What a good idea … what a really good idea. The thick clouds cover up the moonlight, but the city’s lights provide worthwhile illumination – above them all, the beacon burns bright atop the monolithic podium, signalling to wayfaring voyages the ancient Viking settlement. Now, where Norsemen once stood, I look back, along the quays, streets and alleys, to where the inhabitants live their lives: eating, speaking, and breathing their city into existence. It gives me cause to wonder, as I stroll aimlessly along the cobbled paths, about those who have traversed them before me, by carriage or before there were even cobbles to walk upon. I feel their lives and mine are somehow connected, that we all were at one point a part of this city, living pieces of its grand, striking framework. Every High King and scholar, every playwright and poet, every politician and every rebel, every merchant, student, and busker who ever set foot in the city holds or held onto a chunk of this city’s soul; every one of them stepped to the city’s heartbeat. I listen to the streets at night and I can feel the city’s lifeblood pumping through me; I can feel myself flowing through it. All of us who travel those arteries step on the words, actions, and lives of those who travelled them before us.
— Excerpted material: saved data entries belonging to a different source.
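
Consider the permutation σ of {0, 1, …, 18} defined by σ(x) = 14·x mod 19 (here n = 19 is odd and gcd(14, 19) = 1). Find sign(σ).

Orbit of 14 under x↦14x: [14, 6, 8, 17, 10, 7, 3]… (length divides ord_19(14)).
Cycle lengths of π_14 on ℤ/19ℤ: [18, 1]; 2 cycles in total.
n − c = 19 − 2 = 17; sign = (−1)^17 = -1.

-1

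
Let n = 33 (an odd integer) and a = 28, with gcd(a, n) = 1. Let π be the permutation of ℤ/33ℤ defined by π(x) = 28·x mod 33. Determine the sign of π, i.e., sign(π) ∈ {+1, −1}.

Start at x=4: 4 → 13 → 1 → 28 → 25 → 7 → 31 → … (one orbit).
The orbit structure of x ↦ 28x mod 33: 6 orbits of sizes [10, 10, 10, 1, 1, 1].
With 6 cycles on 33 points, sign = (−1)^{33−6} = -1.

-1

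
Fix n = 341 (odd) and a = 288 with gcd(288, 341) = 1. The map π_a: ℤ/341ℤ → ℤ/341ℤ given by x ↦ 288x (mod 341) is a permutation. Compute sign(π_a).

-1

Orbit of 205 under x↦288x: [205, 47, 237, 56, 101, 103, 338]… (length divides ord_341(288)).
Cycle lengths of π_288 on ℤ/341ℤ: [30, 30, 30, 30, 30, 30, 30, 30, 30, 30, 15, 15, 10, 1]; 14 cycles in total.
sign(π) = (−1)^{n − #cycles} = (−1)^{341−14} = (−1)^327 = -1.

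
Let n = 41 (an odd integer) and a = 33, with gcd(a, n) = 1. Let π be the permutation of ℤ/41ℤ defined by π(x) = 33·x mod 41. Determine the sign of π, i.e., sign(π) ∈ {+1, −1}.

+1

Start at x=40: 40 → 8 → 18 → 20 → 4 → 9 → 10 → … (one orbit).
3 cycles of lengths [20, 20, 1].
n − c = 41 − 3 = 38; sign = (−1)^38 = +1.
The Jacobi symbol (33|41) = +1 (Zolotarev) agrees.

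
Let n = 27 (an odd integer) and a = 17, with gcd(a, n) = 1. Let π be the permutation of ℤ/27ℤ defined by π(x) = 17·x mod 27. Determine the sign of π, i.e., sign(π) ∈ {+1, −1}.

Start at x=1: 1 → 17 → 19 → 26 → 10 → 8 → 1 (one orbit).
Cycle type of π: 6×3 + 2×4 + 1; total 8 cycles.
n − c = 27 − 8 = 19; sign = (−1)^19 = -1.

-1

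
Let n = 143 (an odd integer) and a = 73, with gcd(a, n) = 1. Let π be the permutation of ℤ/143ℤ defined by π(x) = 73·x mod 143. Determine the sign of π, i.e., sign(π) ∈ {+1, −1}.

Orbit of 112 under x↦73x: [112, 25, 109, 92, 138, 64, 96]… (length divides ord_143(73)).
11 cycles of lengths [20, 20, 20, 20, 20, 20, 10, 4, 4, 4, 1].
n − c = 143 − 11 = 132; sign = (−1)^132 = +1.

+1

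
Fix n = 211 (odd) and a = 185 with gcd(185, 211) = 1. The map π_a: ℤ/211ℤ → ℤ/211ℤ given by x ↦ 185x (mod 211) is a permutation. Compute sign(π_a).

Start at x=199: 199 → 101 → 117 → 123 → 178 → 14 → 58 → … (one orbit).
The orbit structure of x ↦ 185x mod 211: 11 orbits of sizes [21, 21, 21, 21, 21, 21, 21, 21, 21, 21, 1].
sign(π) = (−1)^{n − #cycles} = (−1)^{211−11} = (−1)^200 = +1.

+1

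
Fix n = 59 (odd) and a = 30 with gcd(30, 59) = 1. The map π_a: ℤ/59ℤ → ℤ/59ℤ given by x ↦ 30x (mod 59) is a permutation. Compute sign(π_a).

Orbit of 25 under x↦30x: [25, 42, 21, 40, 20, 10, 5]… (length divides ord_59(30)).
Cycle lengths of π_30 on ℤ/59ℤ: [58, 1]; 2 cycles in total.
sign(π) = (−1)^{n − #cycles} = (−1)^{59−2} = (−1)^57 = -1.
Zolotarev: (30|59) = -1, matching the cycle-count sign.

-1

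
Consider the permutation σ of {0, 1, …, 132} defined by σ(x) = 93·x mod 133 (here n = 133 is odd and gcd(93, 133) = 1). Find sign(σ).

+1

Start at x=64: 64 → 100 → 123 → 1 → 93 → 4 → 106 → … (one orbit).
Cycle type of π: 9×14 + 3×2 + 1; total 17 cycles.
sign(π) = (−1)^{n − #cycles} = (−1)^{133−17} = (−1)^116 = +1.
The Jacobi symbol (93|133) = +1 (Zolotarev) agrees.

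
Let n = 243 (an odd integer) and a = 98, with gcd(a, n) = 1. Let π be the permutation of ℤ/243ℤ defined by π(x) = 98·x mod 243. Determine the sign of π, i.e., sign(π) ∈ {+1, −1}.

Trace 10: π^k(10) = [10, 8, 55, 44, 181, 242, 145] for k=0..6.
The orbit structure of x ↦ 98x mod 243: 14 orbits of sizes [54, 54, 54, 18, 18, 18, 6, 6, 6, 2, 2, 2, 2, 1].
With 14 cycles on 243 points, sign = (−1)^{243−14} = -1.

-1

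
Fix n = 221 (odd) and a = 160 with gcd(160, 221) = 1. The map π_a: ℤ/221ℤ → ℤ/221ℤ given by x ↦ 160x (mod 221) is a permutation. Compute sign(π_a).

Trace 114: π^k(114) = [114, 118, 95, 172, 116, 217, 23] for k=0..6.
Cycle lengths of π_160 on ℤ/221ℤ: [48, 48, 48, 48, 16, 6, 6, 1]; 8 cycles in total.
With 8 cycles on 221 points, sign = (−1)^{221−8} = -1.
Via Zolotarev, sign(π_{160}) = (160|221) = -1.

-1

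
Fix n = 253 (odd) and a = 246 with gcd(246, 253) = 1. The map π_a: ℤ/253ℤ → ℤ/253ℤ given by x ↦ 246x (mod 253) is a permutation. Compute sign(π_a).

Trace 232: π^k(232) = [232, 147, 236, 119, 179, 12, 169] for k=0..6.
9 cycles of lengths [55, 55, 55, 55, 11, 11, 5, 5, 1].
9 cycles on 253: each ℓ→(−1)^(ℓ−1), product (−1)^244 = +1.
Via Zolotarev, sign(π_{246}) = (246|253) = +1.

+1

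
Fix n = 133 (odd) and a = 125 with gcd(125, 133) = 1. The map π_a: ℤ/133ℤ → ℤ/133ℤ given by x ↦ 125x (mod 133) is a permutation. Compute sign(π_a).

Trace 125: π^k(125) = [125, 64, 20, 106, 83, 1] for k=0..5.
The orbit structure of x ↦ 125x mod 133: 28 orbits of sizes [6, 6, 6, 6, 6, 6, 6, 6, 6, 6, 6, 6, 6, 6, 6, 6, 6, 6, 3, 3, 3, 3, 3, 3, 2, 2, 2, 1].
sign(π) = (−1)^{n − #cycles} = (−1)^{133−28} = (−1)^105 = -1.

-1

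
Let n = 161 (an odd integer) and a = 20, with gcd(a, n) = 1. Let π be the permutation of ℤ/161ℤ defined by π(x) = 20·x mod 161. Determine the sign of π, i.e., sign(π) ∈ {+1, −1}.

+1

Trace 78: π^k(78) = [78, 111, 127, 125, 85, 90, 29] for k=0..6.
Decompose π into cycles: lengths [22, 22, 22, 22, 22, 22, 22, 2, 2, 2, 1] (11 cycles, including the fixed point 0).
With 11 cycles on 161 points, sign = (−1)^{161−11} = +1.
The Jacobi symbol (20|161) = +1 (Zolotarev) agrees.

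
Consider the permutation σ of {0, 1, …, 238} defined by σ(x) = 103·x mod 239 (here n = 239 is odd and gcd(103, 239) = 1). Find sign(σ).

Trace 40: π^k(40) = [40, 57, 135, 43, 127, 175, 100] for k=0..6.
π_103 has 2 disjoint cycles with lengths [238, 1] on {0,…,238}.
239 − 2 = 237 transpositions; sign(π) = (−1)^237 = -1.

-1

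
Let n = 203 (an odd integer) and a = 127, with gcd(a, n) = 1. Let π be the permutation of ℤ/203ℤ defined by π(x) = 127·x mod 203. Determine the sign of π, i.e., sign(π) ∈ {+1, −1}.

-1

Trace 8: π^k(8) = [8, 1, 127, 92, 113, 141, 43] for k=0..6.
The orbit structure of x ↦ 127x mod 203: 14 orbits of sizes [28, 28, 28, 28, 28, 28, 28, 1, 1, 1, 1, 1, 1, 1].
Σ(ℓ_i−1) = 203−14 = 189; sign = (−1)^189 = -1.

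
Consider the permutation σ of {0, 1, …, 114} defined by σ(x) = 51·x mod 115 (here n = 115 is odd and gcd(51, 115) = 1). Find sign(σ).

-1

Start at x=111: 111 → 26 → 61 → 6 → 76 → 81 → 106 → … (one orbit).
Cycle lengths of π_51 on ℤ/115ℤ: [22, 22, 22, 22, 22, 1, 1, 1, 1, 1]; 10 cycles in total.
sign(π) = (−1)^{n − #cycles} = (−1)^{115−10} = (−1)^105 = -1.
Zolotarev: (51|115) = -1, matching the cycle-count sign.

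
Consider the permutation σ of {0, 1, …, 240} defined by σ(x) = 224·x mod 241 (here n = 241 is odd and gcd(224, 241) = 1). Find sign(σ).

Start at x=23: 23 → 91 → 140 → 30 → 213 → 235 → 102 → … (one orbit).
Cycle lengths of π_224 on ℤ/241ℤ: [80, 80, 80, 1]; 4 cycles in total.
n − c = 241 − 4 = 237; sign = (−1)^237 = -1.
Zolotarev: (224|241) = -1, matching the cycle-count sign.

-1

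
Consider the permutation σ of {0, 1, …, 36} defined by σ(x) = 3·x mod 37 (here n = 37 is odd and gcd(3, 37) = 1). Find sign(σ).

+1

Orbit of 30 under x↦3x: [30, 16, 11, 33, 25, 1, 3]… (length divides ord_37(3)).
Cycle type of π: 18×2 + 1; total 3 cycles.
n − c = 37 − 3 = 34; sign = (−1)^34 = +1.
Zolotarev: (3|37) = +1, matching the cycle-count sign.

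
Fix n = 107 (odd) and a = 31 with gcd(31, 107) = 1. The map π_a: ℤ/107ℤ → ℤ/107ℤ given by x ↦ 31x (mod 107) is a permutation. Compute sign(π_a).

-1

Orbit of 92 under x↦31x: [92, 70, 30, 74, 47, 66, 13]… (length divides ord_107(31)).
The orbit structure of x ↦ 31x mod 107: 2 orbits of sizes [106, 1].
sign(π) = (−1)^{n − #cycles} = (−1)^{107−2} = (−1)^105 = -1.
Check: (31/107) = -1 by Zolotarev.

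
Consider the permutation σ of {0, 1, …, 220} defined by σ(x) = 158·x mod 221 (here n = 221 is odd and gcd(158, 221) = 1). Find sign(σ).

+1

Orbit of 55 under x↦158x: [55, 71, 168, 24, 35, 5, 127]… (length divides ord_221(158)).
Decompose π into cycles: lengths [48, 48, 48, 48, 16, 12, 1] (7 cycles, including the fixed point 0).
7 cycles on 221: each ℓ→(−1)^(ℓ−1), product (−1)^214 = +1.
(158|221)_J = +1 (Zolotarev's lemma cross-check).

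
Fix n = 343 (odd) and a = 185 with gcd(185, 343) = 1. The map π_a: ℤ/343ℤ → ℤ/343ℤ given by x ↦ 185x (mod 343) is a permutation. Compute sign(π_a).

-1

Start at x=103: 103 → 190 → 164 → 156 → 48 → 305 → 173 → … (one orbit).
Cycle type of π: 294 + 42 + 6 + 1; total 4 cycles.
343 − 4 = 339 transpositions; sign(π) = (−1)^339 = -1.
(185|343)_J = -1 (Zolotarev's lemma cross-check).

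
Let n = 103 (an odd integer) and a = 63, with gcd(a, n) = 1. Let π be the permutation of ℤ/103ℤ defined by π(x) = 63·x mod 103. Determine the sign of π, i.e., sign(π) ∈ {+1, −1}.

+1

Start at x=64: 64 → 15 → 18 → 1 → 63 → 55 → 66 → … (one orbit).
Decompose π into cycles: lengths [51, 51, 1] (3 cycles, including the fixed point 0).
3 cycles on 103: each ℓ→(−1)^(ℓ−1), product (−1)^100 = +1.
(63|103)_J = +1 (Zolotarev's lemma cross-check).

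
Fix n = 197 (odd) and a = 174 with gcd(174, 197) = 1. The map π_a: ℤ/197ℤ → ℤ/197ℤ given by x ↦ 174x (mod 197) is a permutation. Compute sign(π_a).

+1

Start at x=42: 42 → 19 → 154 → 4 → 105 → 146 → 188 → … (one orbit).
The orbit structure of x ↦ 174x mod 197: 3 orbits of sizes [98, 98, 1].
197 − 3 = 194 transpositions; sign(π) = (−1)^194 = +1.
Via Zolotarev, sign(π_{174}) = (174|197) = +1.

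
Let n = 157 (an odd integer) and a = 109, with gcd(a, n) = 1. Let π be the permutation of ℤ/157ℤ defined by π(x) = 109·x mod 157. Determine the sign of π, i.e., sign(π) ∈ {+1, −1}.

Trace 39: π^k(39) = [39, 12, 52, 16, 17, 126, 75] for k=0..6.
Cycle lengths of π_109 on ℤ/157ℤ: [39, 39, 39, 39, 1]; 5 cycles in total.
With 5 cycles on 157 points, sign = (−1)^{157−5} = +1.

+1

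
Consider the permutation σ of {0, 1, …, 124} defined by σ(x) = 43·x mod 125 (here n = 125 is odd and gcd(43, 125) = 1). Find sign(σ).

Trace 57: π^k(57) = [57, 76, 18, 24, 32, 1, 43] for k=0..6.
The orbit structure of x ↦ 43x mod 125: 12 orbits of sizes [20, 20, 20, 20, 20, 4, 4, 4, 4, 4, 4, 1].
12 cycles on 125: each ℓ→(−1)^(ℓ−1), product (−1)^113 = -1.
The Jacobi symbol (43|125) = -1 (Zolotarev) agrees.

-1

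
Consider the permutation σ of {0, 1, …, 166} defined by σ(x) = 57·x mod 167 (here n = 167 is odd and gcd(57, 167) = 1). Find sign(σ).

+1

Orbit of 115 under x↦57x: [115, 42, 56, 19, 81, 108, 144]… (length divides ord_167(57)).
3 cycles of lengths [83, 83, 1].
Σ(ℓ_i−1) = 167−3 = 164; sign = (−1)^164 = +1.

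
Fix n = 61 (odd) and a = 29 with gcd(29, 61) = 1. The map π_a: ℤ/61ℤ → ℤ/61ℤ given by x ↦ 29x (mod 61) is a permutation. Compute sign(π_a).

Orbit of 11 under x↦29x: [11, 14, 40, 1, 29, 48, 50]… (length divides ord_61(29)).
Cycle lengths of π_29 on ℤ/61ℤ: [12, 12, 12, 12, 12, 1]; 6 cycles in total.
Σ(ℓ_i−1) = 61−6 = 55; sign = (−1)^55 = -1.

-1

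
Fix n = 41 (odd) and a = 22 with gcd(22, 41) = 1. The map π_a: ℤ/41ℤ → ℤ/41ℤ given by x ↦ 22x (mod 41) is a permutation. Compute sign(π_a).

Trace 33: π^k(33) = [33, 29, 23, 14, 21, 11, 37] for k=0..6.
π_22 has 2 disjoint cycles with lengths [40, 1] on {0,…,40}.
With 2 cycles on 41 points, sign = (−1)^{41−2} = -1.
Via Zolotarev, sign(π_{22}) = (22|41) = -1.

-1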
The city embodies the people, and the people embody the city.
That is a wonderful story (your post and the on the stamp) 😉
Ah! Thank you
Me thinks it is prose poem and now we want to hear your ‘kitchen story’ x
…maybe, you never know! Although the story is celebrating its 10th birthday this year, I dusted it down and read it in the festival last month because it fitted the slot….Love the stamp thing, don’t you? This was ambitious. Haven’t seen the stamp in real life so don’t know how big it is but a stamp could easily have a four line poem, 30 word flash fiction story….
Way to go indeed. Again, well done in finding these gems, Bridget. Now, about the kitchen. . .
Thanks….for me it was about earning a new kitchen not writing about one!